Notes & additional examples

Worked examples

In[1]:= Apart[1/(x (x+1))]
Out[1]= 1/x - 1/(1 + x)

In[1]:= Apart[(x+2)/(x^2 - 1)]
Out[1]= -1/2/(1 + x) + 3/2/(-1 + x)

In[1]:= Apart[1/(x^2 (x+1))]
Out[1]= 1/x^2 - 1/x + 1/(1 + x)

In[1]:= Apart[(x^3 + 1)/(x^2 - 1)]
Out[1]= x + 1/(-1 + x)

In[1]:= Apart[(2 x + 3)/((x+1)^2 (x^2+1))]
Out[1]= 1/2/(1 + x)^2 + 3/2/(1 + x) + (1 - 3/2 x)/(1 + x^2)

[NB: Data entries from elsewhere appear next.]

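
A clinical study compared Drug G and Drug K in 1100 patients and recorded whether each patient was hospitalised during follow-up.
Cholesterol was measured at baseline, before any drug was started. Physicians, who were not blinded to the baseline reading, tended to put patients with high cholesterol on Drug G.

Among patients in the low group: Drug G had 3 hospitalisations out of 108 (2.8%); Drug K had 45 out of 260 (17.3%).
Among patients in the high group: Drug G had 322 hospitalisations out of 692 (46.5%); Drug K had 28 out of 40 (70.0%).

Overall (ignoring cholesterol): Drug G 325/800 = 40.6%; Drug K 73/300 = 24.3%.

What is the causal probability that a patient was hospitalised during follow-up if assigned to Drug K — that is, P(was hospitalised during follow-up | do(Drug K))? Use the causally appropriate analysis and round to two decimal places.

Cholesterol satisfies the back-door criterion: it is not a descendant of the drug, and it blocks the spurious path from drug to outcome. Adjusting for it (i.e., using the within-cholesterol rates) gives the causal effect.
Standardising Drug K to the population cholesterol mix: 0.335·45/260 + 0.665·28/40 = 0.524.

0.52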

In[1]:= Apart[1/(x^2 - 2), Extension -> Sqrt[2]]
Out[1]= -1/2 1/(Sqrt[2] (Sqrt[2] + x)) + 1/2 1/(Sqrt[2] (-Sqrt[2] + x))

Notes

Apart computes the partial-fraction decomposition with respect to the (sole) variable, the inverse of Together. It factors the denominator and splits the quotient into a sum of terms whose denominators are the factors, including repeated-factor terms: 1/(x^2 (x+1)) decomposes into 1/x^2 - 1/x + 1/(1+x), recovering both the 1/x^2 and the lower-order 1/x contributions. Rational residues appear when the factors are linear over the rationals, as in the -1/2 and 3/2 coefficients for (x+2)/(x^2-1). When the numerator degree meets or exceeds the denominator's, Apart first divides out a polynomial part: (x^3 + 1)/(x^2 - 1) becomes x + 1/(-1 + x). Irreducible quadratic factors over Q are kept intact (the (1 - 3/2 x)/(1 + x^2) term), while Extension -> Sqrt[2] splits x^2 - 2 into the conjugate linear factors x +- Sqrt[2] and produces the corresponding partial fractions over Q(Sqrt[2]).